“Combining the testing of the individual materials and accessories, as well as testing for the wall assembly is most effective. Testing on the material alone can provide misleading results,” writes Vanessa Salvia, a freelance writer who specializes in the construction industry. 7
Whole building tests, outlined in ASTM E779, Standard Test Method for Determining Air Leakage Rate by Fan Pressurization, evaluate the assembly, its installation, and measure the building’s airtightness. The most common is the whole building blower door test, which is used to verify compliance with the airtightness goal. Additional details on orifice blower door testing are found in ASTM E1827, Standard Test Methods for Determining Airtightness of Buildings Using an Orifice Blower Door.8
How the whole-building blower test works
First, every opening in the building is sealed off. A membrane is placed at the blower door with a big fan at the bottom. The fan is turned on and air is sucked out of the house, creating a vacuum, during which gauges inside and outside the building measure air pressure. Changes in air pressure, air changes per hour (ACH), indicate the tightness of the building. The lower the number of ACH, the tighter the structure.
Quality control (QC)
The difficulty with air barriers is combining different building products to create a continuous air barrier around a building, making continuity the biggest challenge.
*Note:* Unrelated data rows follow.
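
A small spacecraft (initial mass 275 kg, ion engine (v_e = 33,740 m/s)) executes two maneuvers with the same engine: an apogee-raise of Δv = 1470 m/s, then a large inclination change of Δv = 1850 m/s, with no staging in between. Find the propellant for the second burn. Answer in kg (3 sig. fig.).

After the first burn: m = 275 × exp(−1470/33740.0) = 275 × 0.95737 = 263.277 kg.
After the second burn: m = 263.277 × exp(−1850/33740.0) = 263.277 × 0.94665 = 249.231 kg.
Second-burn propellant = 263.277 − 249.231 = 14.046 kg.

propellant for the second burn ≈ 14.0 kg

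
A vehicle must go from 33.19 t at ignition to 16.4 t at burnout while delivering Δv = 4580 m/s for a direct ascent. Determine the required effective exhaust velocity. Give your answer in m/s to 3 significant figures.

v_e ≈ 6500 m/s

ln(m₀/m_f) = ln(33190/16400) = ln(2.024) = 0.7050.
v_e = Δv / ln(m₀/m_f) = 4580 / 0.7050 = 6496.8 m/s.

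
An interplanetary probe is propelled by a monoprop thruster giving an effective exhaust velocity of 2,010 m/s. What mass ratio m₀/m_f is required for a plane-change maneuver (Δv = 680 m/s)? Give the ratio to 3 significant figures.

mass ratio ≈ 1.40

By the Tsiolkovsky rocket equation, m₀/m_f = exp(Δv / v_e) = exp(680 / 2010.0) = exp(0.3383) = 1.4026.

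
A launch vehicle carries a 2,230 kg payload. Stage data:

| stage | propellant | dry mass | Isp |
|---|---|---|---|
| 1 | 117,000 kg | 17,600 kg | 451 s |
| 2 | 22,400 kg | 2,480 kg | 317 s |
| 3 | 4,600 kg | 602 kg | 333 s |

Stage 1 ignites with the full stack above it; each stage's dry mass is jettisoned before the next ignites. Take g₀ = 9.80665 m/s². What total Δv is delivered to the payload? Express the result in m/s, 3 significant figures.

Δv ≈ 12200 m/s

Ignition mass of stage 1 = 117,000+17,600 + 22,400+2,480 + 4,600+602 + 2,230 = 166,912 kg.
Stage 1: m₀ = 166,912 kg, m_f = 166,912 − 117,000 = 49,912 kg; Δv = 451×9.80665×ln(3.344) = 4422.8×1.2072 ≈ 5339 m/s.
Stage 2: m₀ = 32,312 kg, m_f = 32,312 − 22,400 = 9,912 kg; Δv = 317×9.80665×ln(3.26) = 3108.7×1.1817 ≈ 3674 m/s.
Stage 3: m₀ = 7,432 kg, m_f = 7,432 − 4,600 = 2,832 kg; Δv = 333×9.80665×ln(2.624) = 3265.6×0.9648 ≈ 3151 m/s.
Total Δv = 5339 + 3674 + 3151 = 12164 m/s.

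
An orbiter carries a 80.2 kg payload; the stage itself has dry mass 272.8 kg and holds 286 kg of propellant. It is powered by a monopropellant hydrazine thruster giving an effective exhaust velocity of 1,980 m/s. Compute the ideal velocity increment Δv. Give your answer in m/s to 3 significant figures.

m₀ = payload + dry + propellant = 80.2 + 272.8 + 286 = 639 kg.
m_f = payload + dry = 80.2 + 272.8 = 353 kg.
Using Δv = v_e ln(m₀/m_f): Δv = v_e · ln(m₀/m_f) = 1980.0 × ln(1.81) = 1980.0 × 0.5934 ≈ 1175.0 m/s.

Δv ≈ 1180 m/s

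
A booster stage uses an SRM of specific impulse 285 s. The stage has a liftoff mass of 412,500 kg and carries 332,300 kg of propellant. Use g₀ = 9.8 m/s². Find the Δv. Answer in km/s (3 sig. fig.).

Δv ≈ 4.57 km/s

v_e = Isp · g₀ = 285 × 9.8 = 2793.0 m/s.
m_f = m₀ − m_prop = 412,500 − 332,300 = 80,200 kg.
Using Δv = v_e ln(m₀/m_f): Δv = v_e · ln(m₀/m_f) = 2793.0 × ln(5.143) = 2793.0 × 1.6377 ≈ 4574.1 m/s.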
With building wrap, every different course of the wrap must be taped against the previous course in an airtight way. Additional steps and time invested in finding issues can increase costs. Using building wrap as an air barrier is increasingly becoming uneconomical due to the shortcomings associated with mechanical fastening and penetration; some now view building wrap as more of a WRB rather than an air barrier.
Self-adhered membranes take away the risks of penetrations because installers seal each additional course to itself. With self-adhered products, installation steps are priming, laying the material accurately, coming back with a hard roller to adhere membranes, and sealing it with termination mastic to maintain air continuity. However, each of these steps requires near perfect jobsite conditions since weather elements such as wind, dust, water, or frost can impede installation and quality.
When a self-adhered air barrier is not fully airtight, workers must go back and locate potential air leakage by peeling back layers or going inside and patching leaks. Self-adhered products, if not installed perfectly, can be more difficult to problem solve and more costly due to increased labor usage.
Fluid-applied membranes are simple to install but difficult to manage, in terms of finding a straight line, maintaining appropriate mil thickness, and allowing for differing curing environments. For example, wall application can be challenging, especially where requirements call for as much as 40 mils and as little as 15 to 20 mils. If sheathing is out of plane, or concrete blocks or poured concrete have pits and high spots, a leak is bound to occur. Application needs to be consistent at thick enough milage for airtightness and water resistance, but not thick enough to break budget with excessive material and labor costs.
Overapplying fluid-applied membranes can cause the product to run or droop. Installers must understand how products go on the wall, curing time, and proper sequencing. Quality control can involve looking for pits and voids, including pinholes and areas without continuity, since fluid-applied membranes shrink, move, and change form with building once cured.
Dry time and weather conditions are also key factors as both membrane barriers often need extended, dry, temperate conditions to ensure proper application and performance. As a result, newer liquid barriers have leveraged special chemistry, allowing consistent mils, quicker cure times, and the ability to be back rolled or not, depending on substrates. Their use in a school retrofit project illustrates some of the advantages.
Integrated WRB-AB sheathings innately contains most of the two barriers at the onset since they are adhered together. When installing the sheathing, most of the barriers are also installed. The only additional step is sealing penetrations, joints, seams, gaps, and rough openings to structural members by going over fastener heads with liquid flashing or tape. As a result, the only opportunity for an air leak is if there is a hole.
The integrated product itself has uniform thickness and can be visually inspected with relative ease, simplifying the guesswork related to many issues experienced with other technologies. Other benefits of an integrated WRB-AB system include not being weather dependent, requiring little to no cure time, and coming from a single source, which leads to increased support and supplier accountability. Integrated WRB-AB sheathing systems are easier to install and manage quality control, increasing the likelihood of successful airtightness and reducing rework and callbacks.